Последовала минутная пауза, в продолжение которой никто не говорил. Маска наконец прервала молчание.

— Обвинение, возведенное вами на Руджиери, кавалер Кричтон, ложно, неосновательно и вероломно, и вы возвели его по злобе, зная его неосновательность. Я готов подтвердить это смертельным поединком, на который я, как защитник Руджиери, вас вызываю.

— И вы станете защищать вероломного Руджиери? Вы обнажите за него шпагу? — спросил Кричтон, смотря на маску с изумлением и недоверием.

— Король Франции, — сказала маска, преклоняя колено перед Генрихом, — умоляю ваше величество разрешить мне смертельный поединок с кавалером Кричтоном, любым оружием и без пощады.

Генрих колебался.

— Сын мой, — подхватила Екатерина, — эта ссора касается не Руджиери, а нас… Мы счастливы, видя, что нашлась шпага, готовая защитить нас. Вы не имеете права отказать в этой просьбе.

— В таком случае, вы имеете наше дозволение, — отвечал Генрих, — однако же…

— Итак, повторяю мой вызов, — прервала маска, вставая с гордостью и бросая на землю перчатку. — Я предлагаю вам, кавалер Кричтон, подтвердить ваше обвинение с опасностью для вашей жизни.
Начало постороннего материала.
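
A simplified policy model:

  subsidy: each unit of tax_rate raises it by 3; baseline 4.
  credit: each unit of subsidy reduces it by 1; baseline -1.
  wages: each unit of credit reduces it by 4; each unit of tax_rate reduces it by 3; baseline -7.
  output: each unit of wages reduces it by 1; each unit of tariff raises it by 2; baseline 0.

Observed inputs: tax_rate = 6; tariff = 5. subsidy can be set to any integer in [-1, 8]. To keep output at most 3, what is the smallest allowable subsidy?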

— Довольно, — отвечал Кричтон, — я принимаю ваш вызов и советую вам, сударь, не снимать маску, когда вы обнажите шпагу в защиту такого позорного и бесчестного дела. Я доволен, что решение участи Руджиери доверено моей руке. Жуаез, могу ли я рассчитывать на вашу помощь в этом деле? — продолжал он.

— Без сомнения, — отвечал виконт, — но разве ваш противник не скажет своего имени и своего звания? Вы знаете, что как рыцарь ордена Святого Духа вы не имеете права драться против человека ниже вас званием.

— Если я сам, господин виконт, пренебрегаю этим соображением, — возразила маска с высокомерием, — то мне кажется, что младший в семействе, всем обязанный случаю, как кавалер Кричтон, может сделать подобное же исключение. Мы встречаемся как равные только со шпагами в руках.

Проговорив это, человек в маске небрежно положил свою голую руку на эфес шпаги. Кричтон с минуту пристально смотрел на него.

— Господин маска, — сказал он наконец тоном глубокого презрения, — кто бы вы ни были, я нисколько не намерен нарушать вашего инкогнито. Чья бы кровь ни текла в ваших жилах, будь это кровь принца или пэра, она в моих глазах так же ничтожна, как вода. В гнусном деле, которое вы на себя взяли, и родись вы вассалом, не дворянином, гордящимся своим гербом, я вас считал бы, если бы ваше дело было правое, более достойным, чем может сделать человека самый знатный род. Хотя я и младший в семействе и всем обязан случаю, тем не менее сам августейший Генрих мог бы, не унижая себя, скрестить свою шпагу с моей. Как по отцу, так и по матери я происхожу от королей. Моя кровь течет в жилах Стюартов, мое наследство — незапятнанное имя, мое богатство — неоскверненная шпага. Я возлагаю мое упование на Бога и Святого Андрея.

— Отлично сказано! — вскричал Сен-Люк.

— Вас удовлетворяет звание вашего противника? — спросил Жуаез у Кричтона.